À douze jours du premier tour des législatives, le débat de la campagne électorale s’est concentré mardi sur le niveau de déficit public du pays, laissé à 5,5 % du PIB en 2023 par le gouvernement sortant.
« Respecter nos concitoyens, c’est aussi reconnaître les exigences du réel, et ne pas creuser encore davantage des déficits lourds qu’on ne saurait pas bien financer », a mis en garde le gouverneur de la Banque de France, François Villeroy de Galhau. Mercredi, la Commission européenne devrait ouvrir la voie à des procédures disciplinaires pour déficits publics excessifs contre une dizaine de pays de l’Union européenne, dont la France.
Le déficit a en effet dérapé en 2023 à 5,5 % du PIB, au lieu de 4,9 % attendus, si bien que fin mai l’agence de notation américaine S&P Global Ratings a baissé de AA à AA- la note souveraine de la France. En outre, les taux d’emprunt de la deuxième économie européenne ont augmenté depuis l’annonce de la dissolution de l’Assemblée nationale par le président Emmanuel Macron, après sa débâcle aux européennes du 9 juin.
Bien que comptable de cette situation, c’est le gouvernement sortant qui a attaqué mardi les deux camps en tête des intentions de vote : le Rassemblement national (RN, crédité de 33 % selon l’ Ifop) et la gauche du Nouveau Front populaire (à 28 %), le camp du président étant à 18 %.
Selon le Premier ministre Gabriel Attal, RN et NFP « promettent, dans leurs programmes, un matraquage fiscal à tous les étages pour financer leurs folies budgétaires ». Le pays connaîtrait « une crise de la dette, si leurs programmes étaient intégralement appliqués », a renchéri Bruno Le Maire, ministre des Finances depuis sept ans.
« L’urgence, c’est de relever l’économie française »
Pour le Nouveau Front populaire, la socialiste Valérie Rabault, première femme rapporteure du budget à l’Assemblée (de 2014 à 2017), leur a répondu en temps réel.
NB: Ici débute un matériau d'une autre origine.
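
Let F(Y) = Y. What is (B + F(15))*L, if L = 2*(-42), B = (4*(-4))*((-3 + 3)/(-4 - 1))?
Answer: -1260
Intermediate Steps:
B = 0 (B = -0/(-5) = -0*(-1)/5 = -16*0 = 0)
L = -84
(B + F(15))*L = (0 + 15)*(-84) = 15*(-84) = -1260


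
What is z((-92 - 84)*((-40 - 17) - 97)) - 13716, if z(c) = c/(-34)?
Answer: -246724/17 ≈ -14513.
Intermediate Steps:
z(c) = -c/34 (z(c) = c*(-1/34) = -c/34)
z((-92 - 84)*((-40 - 17) - 97)) - 13716 = -(-92 - 84)*((-40 - 17) - 97)/34 - 13716 = -(-88)*(-57 - 97)/17 - 13716 = -(-88)*(-154)/17 - 13716 = -1/34*27104 - 13716 = -13552/17 - 13716 = -246724/17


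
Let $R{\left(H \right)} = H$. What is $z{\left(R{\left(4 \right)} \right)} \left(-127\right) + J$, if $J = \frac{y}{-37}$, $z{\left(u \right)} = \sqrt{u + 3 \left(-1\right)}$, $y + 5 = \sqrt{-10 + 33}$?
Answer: $- \frac{4694}{37} - \frac{\sqrt{23}}{37} \approx -126.99$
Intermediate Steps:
$y = -5 + \sqrt{23}$ ($y = -5 + \sqrt{-10 + 33} = -5 + \sqrt{23} \approx -0.20417$)
$z{\left(u \right)} = \sqrt{-3 + u}$ ($z{\left(u \right)} = \sqrt{u - 3} = \sqrt{-3 + u}$)
$J = \frac{5}{37} - \frac{\sqrt{23}}{37}$ ($J = \frac{-5 + \sqrt{23}}{-37} = \left(-5 + \sqrt{23}\right) \left(- \frac{1}{37}\right) = \frac{5}{37} - \frac{\sqrt{23}}{37} \approx 0.0055181$)
$z{\left(R{\left(4 \right)} \right)} \left(-127\right) + J = \sqrt{-3 + 4} \left(-127\right) + \left(\frac{5}{37} - \frac{\sqrt{23}}{37}\right) = \sqrt{1} \left(-127\right) + \left(\frac{5}{37} - \frac{\sqrt{23}}{37}\right) = 1 \left(-127\right) + \left(\frac{5}{37} - \frac{\sqrt{23}}{37}\right) = -127 + \left(\frac{5}{37} - \frac{\sqrt{23}}{37}\right) = - \frac{4694}{37} - \frac{\sqrt{23}}{37}$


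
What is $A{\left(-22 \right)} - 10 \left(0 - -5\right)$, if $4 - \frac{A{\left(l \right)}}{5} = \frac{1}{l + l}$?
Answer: $- \frac{1315}{44} \approx -29.886$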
Elle a chiffré à 106 milliards d’euros les dépenses nouvelles prévues par le programme de l’alliance « sur la période 2024-2027 ». Elle a annoncé la trajectoire budgétaire suivante : « déficit de 5,7 % du PIB cette année, puis 5,4 % en 2025 et 5,1 % en 2026 avant d’atterrir à 3,6 % en 2029 ». « Certes, nous allongeons les délais pour le rétablissement des comptes publics. Mais il faut comprendre que l’urgence, c’est de relever l’économie française », a-t-elle affirmé.
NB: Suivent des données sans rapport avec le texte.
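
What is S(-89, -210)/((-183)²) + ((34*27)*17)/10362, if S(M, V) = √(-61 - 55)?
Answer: 2601/1727 + 2*I*√29/33489 ≈ 1.5061 + 0.00032161*I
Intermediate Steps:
S(M, V) = 2*I*√29 (S(M, V) = √(-116) = 2*I*√29)
S(-89, -210)/((-183)²) + ((34*27)*17)/10362 = (2*I*√29)/((-183)²) + ((34*27)*17)/10362 = (2*I*√29)/33489 + (918*17)*(1/10362) = (2*I*√29)*(1/33489) + 15606*(1/10362) = 2*I*√29/33489 + 2601/1727 = 2601/1727 + 2*I*√29/33489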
De son côté, le chef de file du RN, Jordan Bardella, avait annoncé le matin une mise en place par étapes du programme du RN, si ce dernier arrivait au pouvoir. La « première mesure » serait de faire voter un budget rectificatif incluant une baisse de la taxe sur la valeur ajoutée (TVA) sur l’énergie et les carburants, alors que le pouvoir d’achat est un des sujets centraux de la campagne.
En revanche, la suppression de la TVA sur les « produits de première nécessité » attendrait le budget suivant, « à la rentrée ». « Il y a les urgences et les réformes », a plaidé celui qui dit s’apprêter à « hériter d’un pays en situation de quasi faillite » et souhaite d’abord effectuer « dès son arrivée » un « audit des comptes de l’État ».
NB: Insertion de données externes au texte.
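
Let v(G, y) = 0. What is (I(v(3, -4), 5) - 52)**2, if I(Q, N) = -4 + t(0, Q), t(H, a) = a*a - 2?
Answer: 3364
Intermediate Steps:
t(H, a) = -2 + a**2 (t(H, a) = a**2 - 2 = -2 + a**2)
I(Q, N) = -6 + Q**2 (I(Q, N) = -4 + (-2 + Q**2) = -6 + Q**2)
(I(v(3, -4), 5) - 52)**2 = ((-6 + 0**2) - 52)**2 = ((-6 + 0) - 52)**2 = (-6 - 52)**2 = (-58)**2 = 3364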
Lundi, M. Bardella avait aussi confirmé qu’il abrogerait l’impopulaire réforme des retraites, mais « à partir de l’automne ». Le président du RN a par ailleurs clairement annoncé mardi soir sur la chaîne France 2 qu’il « refusera d’être nommé » Premier ministre sans majorité absolue à l’Assemblée. « S’il y a une majorité relative, le Premier ministre ne peut pas agir », avait-il dit plus tôt.
« La gauche beaucoup plus divisée »
Selon M. Attal, « s’agissant de Jordan Bardella, il y a de moins en moins de programme et de plus en plus de conditions, ça commence à ressembler à un refus d’obstacle ». L’alliance de gauche reste elle divisée sur le nom comme sur le mode de désignation de l’éventuel Premier ministre, en cas de victoire.
La France insoumise (gauche radicale) plaide pour une désignation par le groupe majoritaire au sein du NFP, ce qui pourrait avantager le parti du très clivant Jean-Luc Mélenchon, qui a investi 229 candidats, contre 175 pour les socialistes, 92 pour les écologistes et 50 pour les communistes.
Au contraire, le patron des socialistes prône « un vote » des députés nouvellement élus. Une alliance qui a été la cible dans la soirée du président Macron : « la gauche est beaucoup plus divisée qu’en 2022 parce qu’elle n’a pas de chef » et son programme est « totalement immigrationniste ».